# Greetings from Southeast Texas!



## killspin (Nov 21, 2013)

I just found this site today and figured it would be a great tool of fellowship and discussion. I am fairly new to masonry, and was just raised to MM on 11/16/2013. I look forward to learning and growing in masonry. I am from Evadale #1366.


----------



## Brother JC (Nov 21, 2013)

Welcome to the forum.


----------



## killspin (Nov 21, 2013)

Thank you very much. I look forward to learning and participating here.


----------



## KSigMason (Nov 22, 2013)

Greetings and welcome aboard.


----------



## Bro. Stewart P.M. (Nov 23, 2013)

Welcome to the community here!!


----------



## Bill Rose (Nov 23, 2013)

Welcome


Sent From My Freemasonry Mobile App


----------



## cacarter (Nov 25, 2013)

Welcome and congratulations on your raising! I'll admit I had to look up Evadale, TX to know exactly where that was. How big is your lodge, and how active are they for being in a smaller town>


----------



## killspin (Nov 25, 2013)

Thank you all. We are a fairly small lodge, but we do stay active within the community. Our main focus is on scholarship programs.

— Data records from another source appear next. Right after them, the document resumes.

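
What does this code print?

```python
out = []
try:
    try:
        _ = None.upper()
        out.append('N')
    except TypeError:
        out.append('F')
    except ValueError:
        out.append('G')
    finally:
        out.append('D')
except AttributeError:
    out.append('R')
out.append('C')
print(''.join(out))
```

Execution trace: 'D' (finally) → 'R' (outer except AttributeError) → 'C' (after the try/except). Output: DRC

Answer: DRC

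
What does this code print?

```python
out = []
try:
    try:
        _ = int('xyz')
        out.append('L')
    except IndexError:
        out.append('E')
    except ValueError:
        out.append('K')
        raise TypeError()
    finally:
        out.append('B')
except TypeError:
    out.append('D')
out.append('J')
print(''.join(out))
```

Execution trace: 'K' (inner except ValueError) → 'B' (inner finally) → 'D' (outer except TypeError) → 'J' (after the try/except). Output: KBDJ

Answer: KBDJ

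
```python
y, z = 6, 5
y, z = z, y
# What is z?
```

Trace:
`y, z = 6, 5` → y = 6; z = 5
`y, z = z, y` → y = 5; z = 6
So z = 6

Answer: 6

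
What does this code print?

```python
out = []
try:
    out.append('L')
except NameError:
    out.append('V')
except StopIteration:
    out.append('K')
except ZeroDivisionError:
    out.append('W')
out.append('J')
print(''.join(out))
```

Execution trace: 'L' (try body, no exception) → 'J' (after the try/except). Output: LJ

Answer: LJ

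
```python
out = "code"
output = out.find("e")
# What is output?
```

Trace:
`out = "code"` → out = 'code'
`output = out.find("e")` → output = 3
So output = 3

Answer: 3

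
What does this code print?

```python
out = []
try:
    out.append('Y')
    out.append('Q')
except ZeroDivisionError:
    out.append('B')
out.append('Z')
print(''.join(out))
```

Execution trace: 'Y' (try body) → 'Q' (try body, no exception) → 'Z' (after the try/except). Output: YQZ

Answer: YQZ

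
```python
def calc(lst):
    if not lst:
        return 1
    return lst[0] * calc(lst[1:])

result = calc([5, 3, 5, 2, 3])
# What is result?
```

Product over [5, 3, 5, 2, 3] = 5 * 3 * 5 * 2 * 3 = 450

Answer: 450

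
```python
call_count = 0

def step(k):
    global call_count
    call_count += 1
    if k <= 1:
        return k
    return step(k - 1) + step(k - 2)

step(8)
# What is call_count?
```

Calls(k) = 1 + Calls(k-1) + Calls(k-2); Calls(0)=Calls(1)=1. For k=8 this gives 67.

Answer: 67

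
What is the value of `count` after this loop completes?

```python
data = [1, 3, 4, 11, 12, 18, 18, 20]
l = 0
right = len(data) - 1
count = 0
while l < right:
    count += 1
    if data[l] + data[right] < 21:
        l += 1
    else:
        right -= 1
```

Steps to find pair summing to 21
`count` takes the values: 0 → 1 → 2 → 3 → 4 → 5 → 6 → 7

Answer: 7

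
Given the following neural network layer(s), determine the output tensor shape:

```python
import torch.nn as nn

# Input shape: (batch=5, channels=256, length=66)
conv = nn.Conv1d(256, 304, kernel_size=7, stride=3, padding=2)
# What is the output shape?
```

Input: (5, 256, 66) -> Output: (5, 304, 22)

Answer: (5, 304, 22)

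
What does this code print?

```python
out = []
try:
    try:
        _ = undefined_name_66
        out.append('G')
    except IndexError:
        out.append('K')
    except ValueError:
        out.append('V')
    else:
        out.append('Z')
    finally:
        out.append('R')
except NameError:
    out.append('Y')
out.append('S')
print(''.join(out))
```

Execution trace: 'R' (finally) → 'Y' (outer except NameError) → 'S' (after the try/except). Output: RYS

Answer: RYS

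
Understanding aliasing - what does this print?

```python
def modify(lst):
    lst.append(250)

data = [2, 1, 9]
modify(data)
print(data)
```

Key concept: function modifies passed list.
Step by step:
`data = [2, 1, 9]` → data = [2, 1, 9]
`modify(data)` → data = [2, 1, 9, 250]
`print(data)` → prints [2, 1, 9, 250]

Answer: [2, 1, 9, 250]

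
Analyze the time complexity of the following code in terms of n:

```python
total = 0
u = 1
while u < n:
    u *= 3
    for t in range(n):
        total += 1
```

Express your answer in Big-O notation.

Each loop level contributes: log n × n. Multiplying the contributions gives O(n log n).

Answer: O(n log n)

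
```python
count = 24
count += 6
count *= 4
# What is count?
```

Trace:
`count = 24` → count = 24
`count += 6` → count = 30
`count *= 4` → count = 120
So count = 120

Answer: 120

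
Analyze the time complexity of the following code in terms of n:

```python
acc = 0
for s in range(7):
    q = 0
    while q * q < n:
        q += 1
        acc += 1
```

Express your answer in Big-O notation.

Each loop level contributes: 1 × √n. Multiplying the contributions gives O(√n).

Answer: O(√n)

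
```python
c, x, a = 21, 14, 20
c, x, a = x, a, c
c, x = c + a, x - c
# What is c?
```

Trace:
`c, x, a = 21, 14, 20` → c = 21; x = 14; a = 20
`c, x, a = x, a, c` → c = 14; x = 20; a = 21
`c, x = c + a, x - c` → c = 35; x = 6
So c = 35

Answer: 35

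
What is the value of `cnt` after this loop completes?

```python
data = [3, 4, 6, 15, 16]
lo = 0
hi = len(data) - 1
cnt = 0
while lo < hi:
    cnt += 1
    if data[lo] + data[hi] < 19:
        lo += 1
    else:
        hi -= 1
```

Steps to find pair summing to 19
`cnt` takes the values: 0 → 1 → 2 → 3 → 4

Answer: 4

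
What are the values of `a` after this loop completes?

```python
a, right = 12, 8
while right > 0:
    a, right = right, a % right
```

GCD of 12 and 8
`a` takes the values: 12 → 8 → 4

Answer: 4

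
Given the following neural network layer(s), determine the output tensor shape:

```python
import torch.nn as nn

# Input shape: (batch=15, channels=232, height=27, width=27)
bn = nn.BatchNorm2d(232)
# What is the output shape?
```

Input: (15, 232, 27, 27) -> Output: (15, 232, 27, 27)

Answer: (15, 232, 27, 27)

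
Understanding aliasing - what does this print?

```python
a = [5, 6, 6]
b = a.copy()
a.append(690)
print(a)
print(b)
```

Key concept: list.copy() creates independent copy.
Step by step:
`a = [5, 6, 6]` → a = [5, 6, 6]
`b = a.copy()` → b = [5, 6, 6]
`a.append(690)` → a = [5, 6, 6, 690]
`print(a)` → prints [5, 6, 6, 690]
`print(b)` → prints [5, 6, 6]

Answer:
[5, 6, 6, 690]
[5, 6, 6]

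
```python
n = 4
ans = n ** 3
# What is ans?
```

Trace:
`n = 4` → n = 4
`ans = n ** 3` → ans = 64
So ans = 64

Answer: 64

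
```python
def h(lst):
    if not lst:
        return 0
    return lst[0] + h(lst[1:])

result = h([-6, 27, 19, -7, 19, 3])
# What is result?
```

(-6) + 27 + 19 + (-7) + 19 + 3 + 0 = 55

Answer: 55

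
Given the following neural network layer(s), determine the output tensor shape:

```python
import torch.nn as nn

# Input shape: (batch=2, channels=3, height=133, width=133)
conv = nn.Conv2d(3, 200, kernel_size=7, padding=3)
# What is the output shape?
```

Input: (2, 3, 133, 133) -> Output: (2, 200, 133, 133)

Answer: (2, 200, 133, 133)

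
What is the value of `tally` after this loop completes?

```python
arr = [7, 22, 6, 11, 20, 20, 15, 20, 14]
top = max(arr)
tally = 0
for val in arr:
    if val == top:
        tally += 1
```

Count of max value 22 in [7, 22, 6, 11, 20, 20, 15, 20, 14]
`tally` takes the values: 0 → 1

Answer: 1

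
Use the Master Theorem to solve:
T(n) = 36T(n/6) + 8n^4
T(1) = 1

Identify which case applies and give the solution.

a=36, b=6, f(n)=8n^4. log_6(36) = 2. Since c=4 > 2 and the regularity condition holds (36(n/6)^4 = (36/6^4)n^4 with 36/6^4 < 1), Case 3 applies: T(n) = Θ(f(n)) = O(n^4).

Answer: O(n^4) - Case 3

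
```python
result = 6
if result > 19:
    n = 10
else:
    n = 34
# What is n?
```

Trace:
`result = 6` → result = 6
`if result > 19: ...` → result > 19 is False, take else branch → n = 34
So n = 34

Answer: 34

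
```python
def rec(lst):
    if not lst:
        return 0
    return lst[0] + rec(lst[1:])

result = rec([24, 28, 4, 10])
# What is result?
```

24 + 28 + 4 + 10 + 0 = 66

Answer: 66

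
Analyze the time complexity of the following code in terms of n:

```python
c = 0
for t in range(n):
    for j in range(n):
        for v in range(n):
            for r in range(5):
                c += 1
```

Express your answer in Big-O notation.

Each loop level contributes: n × n × n × 1. Multiplying the contributions gives O(n^3).

Answer: O(n^3)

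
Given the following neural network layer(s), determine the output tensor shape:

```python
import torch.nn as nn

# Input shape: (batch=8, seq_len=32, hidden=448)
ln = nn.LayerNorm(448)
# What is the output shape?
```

Input: (8, 32, 448) -> Output: (8, 32, 448)

Answer: (8, 32, 448)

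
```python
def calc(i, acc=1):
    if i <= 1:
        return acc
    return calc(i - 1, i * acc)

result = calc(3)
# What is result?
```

Accumulator trace (n, acc): (3, 1) -> (2, 3) -> (1, 6) -> return 6

Answer: 6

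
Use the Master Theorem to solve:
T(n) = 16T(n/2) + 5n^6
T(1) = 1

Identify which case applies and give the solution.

a=16, b=2, f(n)=5n^6. log_2(16) = 4. Since c=6 > 4 and the regularity condition holds (16(n/2)^6 = (16/2^6)n^6 with 16/2^6 < 1), Case 3 applies: T(n) = Θ(f(n)) = O(n^6).

Answer: O(n^6) - Case 3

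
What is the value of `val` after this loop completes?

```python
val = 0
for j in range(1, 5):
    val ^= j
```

XOR of 1 to 4
`val` takes the values: 0 → 1 → 3 → 0 → 4

Answer: 4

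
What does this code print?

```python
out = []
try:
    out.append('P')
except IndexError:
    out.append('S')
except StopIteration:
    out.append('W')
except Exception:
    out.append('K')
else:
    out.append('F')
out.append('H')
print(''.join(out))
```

Execution trace: 'P' (try body, no exception) → 'F' (else) → 'H' (after the try/except). Output: PFH

Answer: PFH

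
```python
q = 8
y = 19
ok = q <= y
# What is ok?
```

Trace:
`q = 8` → q = 8
`y = 19` → y = 19
`ok = q <= y` → ok = True
So ok = True

Answer: True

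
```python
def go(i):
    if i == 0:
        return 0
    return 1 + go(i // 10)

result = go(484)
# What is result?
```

Count of digits of 484: 3

Answer: 3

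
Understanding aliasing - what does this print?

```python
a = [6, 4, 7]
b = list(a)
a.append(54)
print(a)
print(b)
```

Key concept: list() constructor creates copy.
Step by step:
`a = [6, 4, 7]` → a = [6, 4, 7]
`b = list(a)` → b = [6, 4, 7]
`a.append(54)` → a = [6, 4, 7, 54]
`print(a)` → prints [6, 4, 7, 54]
`print(b)` → prints [6, 4, 7]

Answer:
[6, 4, 7, 54]
[6, 4, 7]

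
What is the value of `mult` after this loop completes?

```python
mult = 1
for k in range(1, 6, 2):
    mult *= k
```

Product of 1, 3, 5, ... up to 5
`mult` takes the values: 1 → 3 → 15

Answer: 15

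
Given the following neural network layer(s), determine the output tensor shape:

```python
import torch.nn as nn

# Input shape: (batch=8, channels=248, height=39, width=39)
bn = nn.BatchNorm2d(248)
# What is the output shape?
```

Input: (8, 248, 39, 39) -> Output: (8, 248, 39, 39)

Answer: (8, 248, 39, 39)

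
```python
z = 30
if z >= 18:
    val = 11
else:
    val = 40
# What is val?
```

Trace:
`z = 30` → z = 30
`if z >= 18: ...` → z >= 18 is True → val = 11
So val = 11

Answer: 11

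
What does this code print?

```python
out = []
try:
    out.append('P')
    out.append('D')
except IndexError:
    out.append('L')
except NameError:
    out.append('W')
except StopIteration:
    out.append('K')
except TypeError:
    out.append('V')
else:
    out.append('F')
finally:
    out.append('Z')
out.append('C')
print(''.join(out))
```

Execution trace: 'P' (try body) → 'D' (try body, no exception) → 'F' (else) → 'Z' (finally) → 'C' (after the try/except). Output: PDFZC

Answer: PDFZC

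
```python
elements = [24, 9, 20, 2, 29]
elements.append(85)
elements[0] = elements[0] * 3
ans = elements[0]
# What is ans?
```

Trace:
`elements = [24, 9, 20, 2, 29]` → elements = [24, 9, 20, 2, 29]
`elements.append(85)` → elements = [24, 9, 20, 2, 29, 85]
`elements[0] = elements[0] * 3` → elements = [72, 9, 20, 2, 29, 85]
`ans = elements[0]` → ans = 72
So ans = 72

Answer: 72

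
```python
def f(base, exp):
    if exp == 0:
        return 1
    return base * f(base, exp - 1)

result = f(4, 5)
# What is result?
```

f(4, 5) = 4 * 4 * 4 * 4 * 4 = 1024

Answer: 1024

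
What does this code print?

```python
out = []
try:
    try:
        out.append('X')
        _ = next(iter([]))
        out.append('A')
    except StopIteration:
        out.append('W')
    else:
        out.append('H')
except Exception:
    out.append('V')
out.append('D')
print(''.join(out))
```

Execution trace: 'X' (inner try body) → 'W' (inner except StopIteration) → 'D' (after the try/except). Output: XWD

Answer: XWD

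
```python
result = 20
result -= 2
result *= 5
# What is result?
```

Trace:
`result = 20` → result = 20
`result -= 2` → result = 18
`result *= 5` → result = 90
So result = 90

Answer: 90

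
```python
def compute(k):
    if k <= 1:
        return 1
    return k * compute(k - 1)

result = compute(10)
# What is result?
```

compute(10) = 10 * 9 * 8 * 7 * 6 * 5 * 4 * 3 * 2 * 1 = 3628800

Answer: 3628800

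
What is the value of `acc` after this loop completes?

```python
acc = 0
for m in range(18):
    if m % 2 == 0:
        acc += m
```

Sum of even numbers 0 to 17
`acc` takes the values: 0 → 2 → 6 → 12 → 20 → 30 → 42 → 56 → 72

Answer: 72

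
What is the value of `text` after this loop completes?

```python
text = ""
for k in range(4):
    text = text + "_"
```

Repeat '_' 4 times
`text` takes the values: "" → "_" → "__" → "___" → "____"

Answer: "____"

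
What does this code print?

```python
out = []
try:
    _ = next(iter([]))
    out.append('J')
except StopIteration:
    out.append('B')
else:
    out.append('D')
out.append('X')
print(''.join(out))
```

Execution trace: 'B' (except StopIteration) → 'X' (after the try/except). Output: BX

Answer: BX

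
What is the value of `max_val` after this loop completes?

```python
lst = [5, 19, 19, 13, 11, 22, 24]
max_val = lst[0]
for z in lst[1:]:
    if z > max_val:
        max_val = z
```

Maximum of [5, 19, 19, 13, 11, 22, 24]
`max_val` takes the values: 5 → 19 → 22 → 24

Answer: 24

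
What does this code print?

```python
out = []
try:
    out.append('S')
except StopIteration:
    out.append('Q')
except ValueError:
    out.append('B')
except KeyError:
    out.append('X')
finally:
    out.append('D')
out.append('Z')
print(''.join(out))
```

Execution trace: 'S' (try body, no exception) → 'D' (finally) → 'Z' (after the try/except). Output: SDZ

Answer: SDZ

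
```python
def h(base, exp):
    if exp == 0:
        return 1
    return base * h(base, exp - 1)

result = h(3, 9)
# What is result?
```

h(3, 9) = 3 * 3 * 3 * 3 * 3 * 3 * 3 * 3 * 3 = 19683

Answer: 19683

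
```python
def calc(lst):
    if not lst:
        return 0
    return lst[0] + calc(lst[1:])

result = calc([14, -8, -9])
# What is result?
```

14 + (-8) + (-9) + 0 = -3

Answer: -3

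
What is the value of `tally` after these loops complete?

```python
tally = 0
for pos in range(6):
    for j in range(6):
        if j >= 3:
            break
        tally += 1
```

Inner breaks at 3, outer runs 6 times
`tally` takes the values: 0 → 1 → 2 → 3 → 4 → 5 → 6 → 7 → 8 → 9 → 10 → 11 → 12 → 13 → 14 → 15 → 16 → 17 → 18

Answer: 18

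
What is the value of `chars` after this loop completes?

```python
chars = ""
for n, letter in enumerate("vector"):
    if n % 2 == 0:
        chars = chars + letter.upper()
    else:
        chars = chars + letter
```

Uppercase even positions in 'vector'
`chars` takes the values: "" → "V" → "Ve" → "VeC" → "VeCt" → "VeCtO" → "VeCtOr"

Answer: "VeCtOr"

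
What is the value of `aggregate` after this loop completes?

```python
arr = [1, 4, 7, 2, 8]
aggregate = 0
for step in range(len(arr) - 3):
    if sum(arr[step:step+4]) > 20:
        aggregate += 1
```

Count windows with sum > 20
`aggregate` takes the values: 0 → 1

Answer: 1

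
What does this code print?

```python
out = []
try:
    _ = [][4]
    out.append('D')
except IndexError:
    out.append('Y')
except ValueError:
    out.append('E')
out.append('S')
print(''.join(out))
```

Execution trace: 'Y' (except IndexError) → 'S' (after the try/except). Output: YS

Answer: YS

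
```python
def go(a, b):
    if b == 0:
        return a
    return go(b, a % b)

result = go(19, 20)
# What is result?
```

go(19, 20) -> go(20, 19) -> go(19, 1) -> go(1, 0) -> 1

Answer: 1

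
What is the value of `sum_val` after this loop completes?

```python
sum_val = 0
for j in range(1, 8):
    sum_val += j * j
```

Sum of squares 1² to 7² = 140
`sum_val` takes the values: 0 → 1 → 5 → 14 → 30 → 55 → 91 → 140

Answer: 140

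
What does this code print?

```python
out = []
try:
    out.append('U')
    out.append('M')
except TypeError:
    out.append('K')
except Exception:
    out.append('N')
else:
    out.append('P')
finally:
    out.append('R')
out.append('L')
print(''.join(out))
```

Execution trace: 'U' (try body) → 'M' (try body, no exception) → 'P' (else) → 'R' (finally) → 'L' (after the try/except). Output: UMPRL

Answer: UMPRL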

We have quite a few lodges nearby though.


----------



## cacarter (Nov 25, 2013)

That's excellent to hear your lodge is active in the community and do scholarships. Enjoy masonry.


----------



## John Schnitz (Nov 25, 2013)

I have close friend and a brother that lives over behind the pentecostal church. There around the corner. from your lodge

Sent from my DROID RAZR HD using My Freemasonry HD mobile app


----------



## Pok#620/G\357 (Nov 28, 2013)

Congratulations brother! I was just raised from master mason on the 8th in Texas as well!


----------